Time for African states to think about the future of their protected areas

Tourists watching elephants at Sarova Salt Lodge in Taita Taveta County. [Maarufu Mohamed, Standard]

To date, African governments have collectively designated over 6.7 million sq km as protected areas, corresponding to an area roughly three times the size of Democratic Republic of Congo - Africa's second largest country. This attests to the high level of commitment by African nations to the principles of conservation and sustainable development.

Protected areas are significant drivers to achieving biodiversity conservation and anchors that contribute to the implementation of sustainable development strategies. Apart from environmental benefits, protected areas are a source of economic opportunities for most African countries whose economies rely heavily on natural asset bases.
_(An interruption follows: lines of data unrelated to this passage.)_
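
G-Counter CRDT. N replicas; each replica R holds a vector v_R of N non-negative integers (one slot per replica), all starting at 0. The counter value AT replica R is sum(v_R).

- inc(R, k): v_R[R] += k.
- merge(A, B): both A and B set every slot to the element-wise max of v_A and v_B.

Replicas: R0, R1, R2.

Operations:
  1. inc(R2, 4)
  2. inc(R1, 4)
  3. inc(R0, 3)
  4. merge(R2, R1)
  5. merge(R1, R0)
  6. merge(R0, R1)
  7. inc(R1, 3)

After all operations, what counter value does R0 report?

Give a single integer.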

Despite these benefits and advances, numerous challenges continue to threaten the existence of protected areas. Global drivers of biodiversity loss, such as climate change, food production, pollution, infrastructure development, and unsustainable consumption of natural resources, have been responsible for the loss of 83 per cent of all wild animals and nearly half of plants. These drivers contributed to the loss of 42,000 sq km of forest within Africa’s protected area estate over 2012-2020. The continued growth in these drivers is greatly hampering conservation efforts and if left unchecked will lead to increased conflicts among communities and nations.

In addition to the importance of protected areas for biodiversity conservation, preserving important habitats, water provision, provision of food security, among other benefits, protected areas also play an important role in human health. There has been no better wake-up call than the Covid pandemic which presented the perfect opportunity for us to recognise the link between health, nature, and economic development. Improved understanding of the ecological context of pandemics among decision makers will assist with disease mitigation efforts, lower the costs of responding to pandemics and increase investment in protected areas and biodiversity conservation.

For these reasons and many more, the upcoming International Union for Conservation of Nature Africa Protected Area Congress (APAC) in Kigali, Rwanda, from July 18 to 23, 2022 provides an opportunity for Africa to have a much-needed dialogue on the future of its protected areas and the millions of people who benefit from them economically, socially, and culturally.  

APAC brings together key stakeholders vital to biodiversity conservation, and protected and conservation areas. These groups will share key learnings, experiences, challenges, and best practices in the conservation of protected and conservation areas.

We recognise that effective protected area management depends on many factors, including legal status, clear management and conservation objectives, the types of governance, human resources, budgets, legislation, ecological and socio-economic contexts, human skills and available equipment and resources required for success. That is why we are heavily expectant that APAC will create a surmountable baseline for these strategies to be developed.

We at the Africa Biodiversity Collaborative Group, a consortium of the seven leading global conservation organisations - realises the importance of protected areas as critical elements of global, national and local conservation strategies, providing protection for ecosystems, and species.